The AliveMCP probe alert should name the expected behaviour: "HTTP 401 from a server that was healthy 60 seconds ago — likely key rotation without grace period." This context is included in the AliveMCP incident payload alongside the raw HTTP status code, so you immediately know what to check (your JWKS endpoint) rather than starting a blind investigation. See MCP server security monitoring for distinguishing rotation-induced 401 spikes from credential enumeration attacks.

Algorithm migration (RS256 to ES256)

Algorithm migration is a rotation where you change both the key and the algorithm. The procedure is the same as key rotation, with one addition: your MCP server must accept both algorithms during the grace period.

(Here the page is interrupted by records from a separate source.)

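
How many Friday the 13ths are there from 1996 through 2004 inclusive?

15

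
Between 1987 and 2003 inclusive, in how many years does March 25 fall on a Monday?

3

Day of week of March 25 in each year:
1987: Wed, 1988: Fri, 1989: Sat, 1990: Sun, 1991: Mon ✓, 1992: Wed, 1993: Thu, 1994: Fri, 1995: Sat, 1996: Mon ✓, 1997: Tue, 1998: Wed, 1999: Thu, 2000: Sat, 2001: Sun, 2002: Mon ✓, 2003: Tue
Mondays: 1991, 1996, 2002.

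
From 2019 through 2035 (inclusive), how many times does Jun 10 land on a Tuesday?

2

Day of week of June 10 in each year:
2019: Mon, 2020: Wed, 2021: Thu, 2022: Fri, 2023: Sat, 2024: Mon, 2025: Tue ✓, 2026: Wed, 2027: Thu, 2028: Sat, 2029: Sun, 2030: Mon, 2031: Tue ✓, 2032: Thu, 2033: Fri, 2034: Sat, 2035: Sun
Tuesdays: 2025, 2031.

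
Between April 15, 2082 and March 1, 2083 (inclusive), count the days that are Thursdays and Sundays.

92

April 15, 2082 is a Wednesday.
That's 321 days from start to end, counting both.
321 = 7 × 45 + 6, so there are 45 full weeks plus 6 extra days.
Each full week contributes 2 days from the set (Thu, Sun): 45 × 2 = 90.
The 6 extra days are Wed, Thu, Fri, Sat, Sun, Mon — 2 of them qualify.
Total: 90 + 2 = 92.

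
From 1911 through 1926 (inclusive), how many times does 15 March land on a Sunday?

2

Day of week of March 15 in each year:
1911: Wed, 1912: Fri, 1913: Sat, 1914: Sun ✓, 1915: Mon, 1916: Wed, 1917: Thu, 1918: Fri, 1919: Sat, 1920: Mon, 1921: Tue, 1922: Wed, 1923: Thu, 1924: Sat, 1925: Sun ✓, 1926: Mon
Sundays: 1914, 1925.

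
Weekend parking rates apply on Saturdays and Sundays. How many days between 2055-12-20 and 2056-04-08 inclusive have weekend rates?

31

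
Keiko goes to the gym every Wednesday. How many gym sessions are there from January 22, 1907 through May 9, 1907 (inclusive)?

16 Wednesdays

January 22, 1907 is a Tuesday.
That's 108 days from start to end, counting both.
108 = 7 × 15 + 3, so there are 15 full weeks plus 3 extra days.
Each full week contributes one Wednesday: 15 so far.
The 3 extra days are Tuesday, Wednesday, Thursday — 1 of them qualifies.
Total: 15 + 1 = 16.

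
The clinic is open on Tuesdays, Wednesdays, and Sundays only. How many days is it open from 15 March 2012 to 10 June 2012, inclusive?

37

15 March 2012 is a Thursday.
The range spans 88 days (inclusive of both endpoints).
88 = 7 × 12 + 4, so there are 12 full weeks plus 4 extra days.
Each full week contributes 3 days from the set (Tue, Wed, Sun): 12 × 3 = 36.
The 4 extra days are Thu, Fri, Sat, Sun — 1 of them qualifies.
Total: 36 + 1 = 37.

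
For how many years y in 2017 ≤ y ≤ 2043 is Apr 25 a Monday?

Day of week of April 25 in each year:
2017: Tue, 2018: Wed, 2019: Thu, 2020: Sat, 2021: Sun, 2022: Mon ✓, 2023: Tue, 2024: Thu, 2025: Fri, 2026: Sat, 2027: Sun, 2028: Tue, 2029: Wed, 2030: Thu, 2031: Fri, 2032: Sun, 2033: Mon ✓, 2034: Tue, 2035: Wed, 2036: Fri, 2037: Sat, 2038: Sun, 2039: Mon ✓, 2040: Wed, 2041: Thu, 2042: Fri, 2043: Sat
Mondays: 2022, 2033, 2039.

3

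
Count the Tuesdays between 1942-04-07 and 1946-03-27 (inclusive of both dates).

208 Tuesdays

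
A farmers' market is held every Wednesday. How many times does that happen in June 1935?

1935-06-01 is a Saturday.
The range spans 30 days (inclusive of both endpoints).
30 = 7 × 4 + 2, so there are 4 full weeks plus 2 extra days.
Each full week contributes one Wednesday: 4 so far.
The 2 extra days are Saturday, Sunday — none qualify.
Total: 4 + 0 = 4.

4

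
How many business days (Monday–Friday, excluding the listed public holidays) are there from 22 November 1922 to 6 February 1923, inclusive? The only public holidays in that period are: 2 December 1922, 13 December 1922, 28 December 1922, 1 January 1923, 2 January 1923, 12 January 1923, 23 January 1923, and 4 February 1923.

22 November 1922 is a Wednesday.
That's 77 days from start to end, counting both.
77 = 7 × 11, so the span is exactly 11 full weeks.
Each full week contributes 5 weekdays (Mon–Fri): 11 × 5 = 55.
Total: 55.
Holidays: 2 December 1922 (Sat); 13 December 1922 (Wed); 28 December 1922 (Thu); 1 January 1923 (Mon); 2 January 1923 (Tue); 12 January 1923 (Fri); 23 January 1923 (Tue); 4 February 1923 (Sun).
6 of the 8 holidays fall on weekdays; the rest are weekends and were already excluded.
Business days: 55 − 6 = 49.

49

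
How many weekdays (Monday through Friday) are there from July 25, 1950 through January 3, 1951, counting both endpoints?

117

July 25, 1950 is a Tuesday.
That's 163 days from start to end, counting both.
163 = 7 × 23 + 2, so there are 23 full weeks plus 2 extra days.
Each full week contributes 5 weekdays (Mon–Fri): 23 × 5 = 115.
The 2 extra days are Tue, Wed — 2 of them qualify.
Total: 115 + 2 = 117.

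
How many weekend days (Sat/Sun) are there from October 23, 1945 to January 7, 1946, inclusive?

October 23, 1945 is a Tuesday.
The range spans 77 days (inclusive of both endpoints).
77 = 7 × 11, so the span is exactly 11 full weeks.
Each full week contributes 2 weekend days (Sat, Sun): 11 × 2 = 22.

22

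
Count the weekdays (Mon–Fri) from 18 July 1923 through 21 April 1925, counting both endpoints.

18 July 1923 is a Wednesday.
From 18 July 1923 to 21 April 1925 is 644 days inclusive.
644 = 7 × 92, so the span is exactly 92 full weeks.
Each full week contributes 5 weekdays (Mon–Fri): 92 × 5 = 460.
Total: 460.

460 weekdays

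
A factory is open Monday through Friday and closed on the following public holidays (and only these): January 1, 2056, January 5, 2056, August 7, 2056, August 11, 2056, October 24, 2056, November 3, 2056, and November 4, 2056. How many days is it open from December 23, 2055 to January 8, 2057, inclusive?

December 23, 2055 is a Thursday.
That's 383 days from start to end, counting both.
383 = 7 × 54 + 5, so there are 54 full weeks plus 5 extra days.
Each full week contributes 5 weekdays (Mon–Fri): 54 × 5 = 270.
The 5 extra days are Thu, Fri, Sat, Sun, Mon — 3 of them qualify.
Total: 270 + 3 = 273.
Holidays: January 1, 2056 (Sat); January 5, 2056 (Wed); August 7, 2056 (Mon); August 11, 2056 (Fri); October 24, 2056 (Tue); November 3, 2056 (Fri); November 4, 2056 (Sat).
5 of the 7 holidays fall on weekdays; the rest are weekends and were already excluded.
Business days: 273 − 5 = 268.

268 working days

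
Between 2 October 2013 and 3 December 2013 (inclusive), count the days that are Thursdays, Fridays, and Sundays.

27

2 October 2013 is a Wednesday.
From 2 October 2013 to 3 December 2013 is 63 days inclusive.
63 = 7 × 9, so the span is exactly 9 full weeks.
Each full week contributes 3 days from the set (Thu, Fri, Sun): 9 × 3 = 27.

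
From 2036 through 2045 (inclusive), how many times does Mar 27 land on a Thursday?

Day of week of March 27 in each year:
2036: Thu ✓, 2037: Fri, 2038: Sat, 2039: Sun, 2040: Tue, 2041: Wed, 2042: Thu ✓, 2043: Fri, 2044: Sun, 2045: Mon
Thursdays: 2036, 2042.

2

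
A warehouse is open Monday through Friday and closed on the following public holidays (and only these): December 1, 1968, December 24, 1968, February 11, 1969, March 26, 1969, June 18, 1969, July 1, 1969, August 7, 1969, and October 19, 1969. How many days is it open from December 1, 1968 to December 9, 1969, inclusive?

261

December 1, 1968 is a Sunday.
That's 374 days from start to end, counting both.
374 = 7 × 53 + 3, so there are 53 full weeks plus 3 extra days.
Each full week contributes 5 weekdays (Mon–Fri): 53 × 5 = 265.
The 3 extra days are Sunday, Monday, Tuesday — 2 of them qualify.
Total: 265 + 2 = 267.
Holidays: December 1, 1968 (Sun); December 24, 1968 (Tue); February 11, 1969 (Tue); March 26, 1969 (Wed); June 18, 1969 (Wed); July 1, 1969 (Tue); August 7, 1969 (Thu); October 19, 1969 (Sun).
6 of the 8 holidays fall on weekdays; the rest are weekends and were already excluded.
Business days: 267 − 6 = 261.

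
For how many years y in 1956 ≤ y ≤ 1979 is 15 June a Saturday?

4

Day of week of June 15 in each year:
1956: Fri, 1957: Sat ✓, 1958: Sun, 1959: Mon, 1960: Wed, 1961: Thu, 1962: Fri, 1963: Sat ✓, 1964: Mon, 1965: Tue, 1966: Wed, 1967: Thu, 1968: Sat ✓, 1969: Sun, 1970: Mon, 1971: Tue, 1972: Thu, 1973: Fri, 1974: Sat ✓, 1975: Sun, 1976: Tue, 1977: Wed, 1978: Thu, 1979: Fri
Saturdays: 1957, 1963, 1968, 1974.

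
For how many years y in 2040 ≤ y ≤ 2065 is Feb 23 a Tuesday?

3

Day of week of February 23 in each year:
2040: Thu, 2041: Sat, 2042: Sun, 2043: Mon, 2044: Tue ✓, 2045: Thu, 2046: Fri, 2047: Sat, 2048: Sun, 2049: Tue ✓, 2050: Wed, 2051: Thu, 2052: Fri, 2053: Sun, 2054: Mon, 2055: Tue ✓, 2056: Wed, 2057: Fri, 2058: Sat, 2059: Sun, 2060: Mon, 2061: Wed, 2062: Thu, 2063: Fri, 2064: Sat, 2065: Mon
Tuesdays: 2044, 2049, 2055.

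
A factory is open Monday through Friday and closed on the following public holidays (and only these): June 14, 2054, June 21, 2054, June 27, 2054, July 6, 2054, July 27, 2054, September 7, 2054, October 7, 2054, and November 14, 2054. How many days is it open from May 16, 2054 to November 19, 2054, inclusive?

130 working days

May 16, 2054 is a Saturday.
That's 188 days from start to end, counting both.
188 = 7 × 26 + 6, so there are 26 full weeks plus 6 extra days.
Each full week contributes 5 weekdays (Mon–Fri): 26 × 5 = 130.
The 6 extra days are Saturday, Sunday, Monday, Tuesday, Wednesday, Thursday — 4 of them qualify.
Total: 130 + 4 = 134.
Holidays: June 14, 2054 (Sun); June 21, 2054 (Sun); June 27, 2054 (Sat); July 6, 2054 (Mon); July 27, 2054 (Mon); September 7, 2054 (Mon); October 7, 2054 (Wed); November 14, 2054 (Sat).
4 of the 8 holidays fall on weekdays; the rest are weekends and were already excluded.
Business days: 134 − 4 = 130.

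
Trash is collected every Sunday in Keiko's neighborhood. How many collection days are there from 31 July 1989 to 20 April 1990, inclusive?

31 July 1989 is a Monday.
That's 264 days from start to end, counting both.
264 = 7 × 37 + 5, so there are 37 full weeks plus 5 extra days.
Each full week contributes one Sunday: 37 so far.
The 5 extra days are Monday, Tuesday, Wednesday, Thursday, Friday — none qualify.
Total: 37 + 0 = 37.

37 Sundays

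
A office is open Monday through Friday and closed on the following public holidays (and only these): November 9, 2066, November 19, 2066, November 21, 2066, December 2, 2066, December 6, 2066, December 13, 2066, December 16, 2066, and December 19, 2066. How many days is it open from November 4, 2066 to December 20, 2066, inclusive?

November 4, 2066 is a Thursday.
From November 4, 2066 to December 20, 2066 is 47 days inclusive.
47 = 7 × 6 + 5, so there are 6 full weeks plus 5 extra days.
Each full week contributes 5 weekdays (Mon–Fri): 6 × 5 = 30.
The 5 extra days are Thursday, Friday, Saturday, Sunday, Monday — 3 of them qualify.
Total: 30 + 3 = 33.
Holidays: November 9, 2066 (Tue); November 19, 2066 (Fri); November 21, 2066 (Sun); December 2, 2066 (Thu); December 6, 2066 (Mon); December 13, 2066 (Mon); December 16, 2066 (Thu); December 19, 2066 (Sun).
6 of the 8 holidays fall on weekdays; the rest are weekends and were already excluded.
Business days: 33 − 6 = 27.

27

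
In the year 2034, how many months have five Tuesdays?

4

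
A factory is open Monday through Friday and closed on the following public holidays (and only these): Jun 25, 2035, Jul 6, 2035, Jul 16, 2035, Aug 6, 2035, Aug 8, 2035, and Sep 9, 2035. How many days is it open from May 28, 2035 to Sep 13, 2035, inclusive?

74

May 28, 2035 is a Monday.
That's 109 days from start to end, counting both.
109 = 7 × 15 + 4, so there are 15 full weeks plus 4 extra days.
Each full week contributes 5 weekdays (Mon–Fri): 15 × 5 = 75.
The 4 extra days are Monday, Tuesday, Wednesday, Thursday — 4 of them qualify.
Total: 75 + 4 = 79.
Holidays: Jun 25, 2035 (Mon); Jul 6, 2035 (Fri); Jul 16, 2035 (Mon); Aug 6, 2035 (Mon); Aug 8, 2035 (Wed); Sep 9, 2035 (Sun).
5 of the 6 holidays fall on weekdays; the rest are weekends and were already excluded.
Business days: 79 − 5 = 74.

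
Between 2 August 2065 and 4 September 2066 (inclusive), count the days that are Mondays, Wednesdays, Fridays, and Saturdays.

228

2 August 2065 is a Sunday.
From 2 August 2065 to 4 September 2066 is 399 days inclusive.
399 = 7 × 57, so the span is exactly 57 full weeks.
Each full week contributes 4 days from the set (Mon, Wed, Fri, Sat): 57 × 4 = 228.
Total: 228.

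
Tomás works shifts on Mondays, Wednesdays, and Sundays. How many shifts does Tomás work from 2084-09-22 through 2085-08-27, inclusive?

2084-09-22 is a Friday.
The range spans 340 days (inclusive of both endpoints).
340 = 7 × 48 + 4, so there are 48 full weeks plus 4 extra days.
Each full week contributes 3 days from the set (Mon, Wed, Sun): 48 × 3 = 144.
The 4 extra days are Fri, Sat, Sun, Mon — 2 of them qualify.
Total: 144 + 2 = 146.

146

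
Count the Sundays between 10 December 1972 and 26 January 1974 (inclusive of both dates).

59 Sundays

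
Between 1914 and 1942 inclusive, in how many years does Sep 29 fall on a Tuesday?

5

Day of week of September 29 in each year:
1914: Tue ✓, 1915: Wed, 1916: Fri, 1917: Sat, 1918: Sun, 1919: Mon, 1920: Wed, 1921: Thu, 1922: Fri, 1923: Sat, 1924: Mon, 1925: Tue ✓, 1926: Wed, 1927: Thu, 1928: Sat, 1929: Sun, 1930: Mon, 1931: Tue ✓, 1932: Thu, 1933: Fri, 1934: Sat, 1935: Sun, 1936: Tue ✓, 1937: Wed, 1938: Thu, 1939: Fri, 1940: Sun, 1941: Mon, 1942: Tue ✓
Tuesdays: 1914, 1925, 1931, 1936, 1942.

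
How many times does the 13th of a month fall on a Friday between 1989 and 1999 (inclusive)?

Friday-the-13ths by year:
1989: Jan, Oct
1990: Apr, Jul
1991: Sep, Dec
1992: Mar, Nov
1993: Aug
1994: May
1995: Jan, Oct
1996: Sep, Dec
1997: Jun
1998: Feb, Mar, Nov
1999: Aug

19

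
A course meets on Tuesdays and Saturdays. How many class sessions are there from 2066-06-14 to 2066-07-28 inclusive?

13

2066-06-14 is a Monday.
From 2066-06-14 to 2066-07-28 is 45 days inclusive.
45 = 7 × 6 + 3, so there are 6 full weeks plus 3 extra days.
Each full week contributes 2 days from the set (Tue, Sat): 6 × 2 = 12.
The 3 extra days are Mon, Tue, Wed — 1 of them qualifies.
Total: 12 + 1 = 13.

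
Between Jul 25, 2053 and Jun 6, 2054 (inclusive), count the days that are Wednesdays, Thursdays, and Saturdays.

136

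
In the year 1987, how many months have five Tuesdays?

A month has five Tuesdays exactly when Tuesday falls within its first (length − 28) days.
Jan: 31 days, starts Thu → 5 of Thu, Fri, Sat
Feb: 28 days, starts Sun → 5 of (none)
Mar: 31 days, starts Sun → 5 of Sun, Mon, Tue ✓
Apr: 30 days, starts Wed → 5 of Wed, Thu
May: 31 days, starts Fri → 5 of Fri, Sat, Sun
Jun: 30 days, starts Mon → 5 of Mon, Tue ✓
Jul: 31 days, starts Wed → 5 of Wed, Thu, Fri
Aug: 31 days, starts Sat → 5 of Sat, Sun, Mon
Sep: 30 days, starts Tue → 5 of Tue, Wed ✓
Oct: 31 days, starts Thu → 5 of Thu, Fri, Sat
Nov: 30 days, starts Sun → 5 of Sun, Mon
Dec: 31 days, starts Tue → 5 of Tue, Wed, Thu ✓
Months with five Tuesdays: Mar, Jun, Sep, Dec.

4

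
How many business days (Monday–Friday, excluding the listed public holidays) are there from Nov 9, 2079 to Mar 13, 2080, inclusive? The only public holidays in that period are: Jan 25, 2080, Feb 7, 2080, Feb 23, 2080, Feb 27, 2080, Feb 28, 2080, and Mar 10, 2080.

Nov 9, 2079 is a Thursday.
The range spans 126 days (inclusive of both endpoints).
126 = 7 × 18, so the span is exactly 18 full weeks.
Each full week contributes 5 weekdays (Mon–Fri): 18 × 5 = 90.
Total: 90.
Holidays: Jan 25, 2080 (Thu); Feb 7, 2080 (Wed); Feb 23, 2080 (Fri); Feb 27, 2080 (Tue); Feb 28, 2080 (Wed); Mar 10, 2080 (Sun).
5 of the 6 holidays fall on weekdays; the rest are weekends and were already excluded.
Business days: 90 − 5 = 85.

85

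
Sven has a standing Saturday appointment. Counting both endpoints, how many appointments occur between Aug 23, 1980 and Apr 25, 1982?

Aug 23, 1980 is a Saturday.
The range spans 611 days (inclusive of both endpoints).
611 = 7 × 87 + 2, so there are 87 full weeks plus 2 extra days.
Each full week contributes one Saturday: 87 so far.
The 2 extra days are Saturday, Sunday — 1 of them qualifies.
Total: 87 + 1 = 88.

88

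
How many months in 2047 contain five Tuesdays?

A month has five Tuesdays exactly when Tuesday falls within its first (length − 28) days.
Jan: 31 days, starts Tue → 5 of Tue, Wed, Thu ✓
Feb: 28 days, starts Fri → 5 of (none)
Mar: 31 days, starts Fri → 5 of Fri, Sat, Sun
Apr: 30 days, starts Mon → 5 of Mon, Tue ✓
May: 31 days, starts Wed → 5 of Wed, Thu, Fri
Jun: 30 days, starts Sat → 5 of Sat, Sun
Jul: 31 days, starts Mon → 5 of Mon, Tue, Wed ✓
Aug: 31 days, starts Thu → 5 of Thu, Fri, Sat
Sep: 30 days, starts Sun → 5 of Sun, Mon
Oct: 31 days, starts Tue → 5 of Tue, Wed, Thu ✓
Nov: 30 days, starts Fri → 5 of Fri, Sat
Dec: 31 days, starts Sun → 5 of Sun, Mon, Tue ✓
Months with five Tuesdays: Jan, Apr, Jul, Oct, Dec.

5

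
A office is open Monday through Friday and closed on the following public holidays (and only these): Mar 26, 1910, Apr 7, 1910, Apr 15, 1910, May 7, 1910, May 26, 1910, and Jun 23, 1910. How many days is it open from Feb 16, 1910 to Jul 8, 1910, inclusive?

Feb 16, 1910 is a Wednesday.
That's 143 days from start to end, counting both.
143 = 7 × 20 + 3, so there are 20 full weeks plus 3 extra days.
Each full week contributes 5 weekdays (Mon–Fri): 20 × 5 = 100.
The 3 extra days are Wed, Thu, Fri — 3 of them qualify.
Total: 100 + 3 = 103.
Holidays: Mar 26, 1910 (Sat); Apr 7, 1910 (Thu); Apr 15, 1910 (Fri); May 7, 1910 (Sat); May 26, 1910 (Thu); Jun 23, 1910 (Thu).
4 of the 6 holidays fall on weekdays; the rest are weekends and were already excluded.
Business days: 103 − 4 = 99.

99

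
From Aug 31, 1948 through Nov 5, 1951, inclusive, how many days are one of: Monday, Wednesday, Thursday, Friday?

664

Aug 31, 1948 is a Tuesday.
From Aug 31, 1948 to Nov 5, 1951 is 1162 days inclusive.
1162 = 7 × 166, so the span is exactly 166 full weeks.
Each full week contributes 4 days from the set (Mon, Wed, Thu, Fri): 166 × 4 = 664.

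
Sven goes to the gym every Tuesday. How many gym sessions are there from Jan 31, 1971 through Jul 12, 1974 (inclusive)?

180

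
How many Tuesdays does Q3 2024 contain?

13

July 1, 2024 is a Monday.
That's 92 days from start to end, counting both.
92 = 7 × 13 + 1, so there are 13 full weeks plus 1 extra day.
Each full week contributes one Tuesday: 13 so far.
The 1 extra day is Monday — none qualify.
Total: 13 + 0 = 13.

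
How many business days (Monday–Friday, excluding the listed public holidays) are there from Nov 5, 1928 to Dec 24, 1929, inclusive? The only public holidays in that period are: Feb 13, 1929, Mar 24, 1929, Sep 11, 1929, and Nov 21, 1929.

Nov 5, 1928 is a Monday.
The range spans 415 days (inclusive of both endpoints).
415 = 7 × 59 + 2, so there are 59 full weeks plus 2 extra days.
Each full week contributes 5 weekdays (Mon–Fri): 59 × 5 = 295.
The 2 extra days are Mon, Tue — 2 of them qualify.
Total: 295 + 2 = 297.
Holidays: Feb 13, 1929 (Wed); Mar 24, 1929 (Sun); Sep 11, 1929 (Wed); Nov 21, 1929 (Thu).
3 of the 4 holidays fall on weekdays; the rest are weekends and were already excluded.
Business days: 297 − 3 = 294.

294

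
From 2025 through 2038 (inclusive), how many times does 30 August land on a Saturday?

Day of week of August 30 in each year:
2025: Sat ✓, 2026: Sun, 2027: Mon, 2028: Wed, 2029: Thu, 2030: Fri, 2031: Sat ✓, 2032: Mon, 2033: Tue, 2034: Wed, 2035: Thu, 2036: Sat ✓, 2037: Sun, 2038: Mon
Saturdays: 2025, 2031, 2036.

3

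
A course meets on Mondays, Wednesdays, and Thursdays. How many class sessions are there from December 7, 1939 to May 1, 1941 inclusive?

220

December 7, 1939 is a Thursday.
That's 512 days from start to end, counting both.
512 = 7 × 73 + 1, so there are 73 full weeks plus 1 extra day.
Each full week contributes 3 days from the set (Mon, Wed, Thu): 73 × 3 = 219.
The 1 extra day is Thu — 1 of them qualifies.
Total: 219 + 1 = 220.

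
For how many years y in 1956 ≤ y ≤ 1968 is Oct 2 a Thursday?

1

Day of week of October 2 in each year:
1956: Tue, 1957: Wed, 1958: Thu ✓, 1959: Fri, 1960: Sun, 1961: Mon, 1962: Tue, 1963: Wed, 1964: Fri, 1965: Sat, 1966: Sun, 1967: Mon, 1968: Wed
Thursdays: 1958.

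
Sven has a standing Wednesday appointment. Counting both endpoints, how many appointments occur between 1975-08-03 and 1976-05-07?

40 Wednesdays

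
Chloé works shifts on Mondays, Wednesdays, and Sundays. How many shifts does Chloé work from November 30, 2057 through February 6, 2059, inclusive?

186

November 30, 2057 is a Friday.
That's 434 days from start to end, counting both.
434 = 7 × 62, so the span is exactly 62 full weeks.
Each full week contributes 3 days from the set (Mon, Wed, Sun): 62 × 3 = 186.
Total: 186.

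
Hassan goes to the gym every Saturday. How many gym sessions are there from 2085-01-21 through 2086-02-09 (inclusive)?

2085-01-21 is a Sunday.
From 2085-01-21 to 2086-02-09 is 385 days inclusive.
385 = 7 × 55, so the span is exactly 55 full weeks.
Each full week contributes one Saturday: 55 so far.
Total: 55.

55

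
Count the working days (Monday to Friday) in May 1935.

May 1, 1935 is a Wednesday.
From May 1, 1935 to May 31, 1935 is 31 days inclusive.
31 = 7 × 4 + 3, so there are 4 full weeks plus 3 extra days.
Each full week contributes 5 weekdays (Mon–Fri): 4 × 5 = 20.
The 3 extra days are Wednesday, Thursday, Friday — 3 of them qualify.
Total: 20 + 3 = 23.

23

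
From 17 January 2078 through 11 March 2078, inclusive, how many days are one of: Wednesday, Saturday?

15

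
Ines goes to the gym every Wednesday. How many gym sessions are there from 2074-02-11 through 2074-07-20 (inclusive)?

2074-02-11 is a Sunday.
The range spans 160 days (inclusive of both endpoints).
160 = 7 × 22 + 6, so there are 22 full weeks plus 6 extra days.
Each full week contributes one Wednesday: 22 so far.
The 6 extra days are Sun, Mon, Tue, Wed, Thu, Fri — 1 of them qualifies.
Total: 22 + 1 = 23.

23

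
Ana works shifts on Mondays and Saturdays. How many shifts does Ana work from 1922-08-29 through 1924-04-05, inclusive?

167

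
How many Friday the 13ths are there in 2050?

The 13th falls on a Friday when the month's 13th has weekday Fri.
Jan 13 is Thu; Feb 13 is Sun; Mar 13 is Sun; Apr 13 is Wed; May 13 is Fri ✓; Jun 13 is Mon; Jul 13 is Wed; Aug 13 is Sat; Sep 13 is Tue; Oct 13 is Thu; Nov 13 is Sun; Dec 13 is Tue.
Friday the 13ths: May.

1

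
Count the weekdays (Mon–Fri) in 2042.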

// During migration: accept both RS256 (old) and ES256 (new)
const { payload } = await jwtVerify(token, JWKS, {
  algorithms: ['RS256', 'ES256'], // both accepted during grace period
  issuer: process.env.AUTH_ISSUER,
  audience: process.env.AUTH_AUDIENCE,
});

// After migration: restrict to ES256 only
// algorithms: ['ES256']

Do not remove RS256 from the algorithms list until after the grace period ends. Removing it early causes the same sudden 401 spike as removing the old key from JWKS prematurely.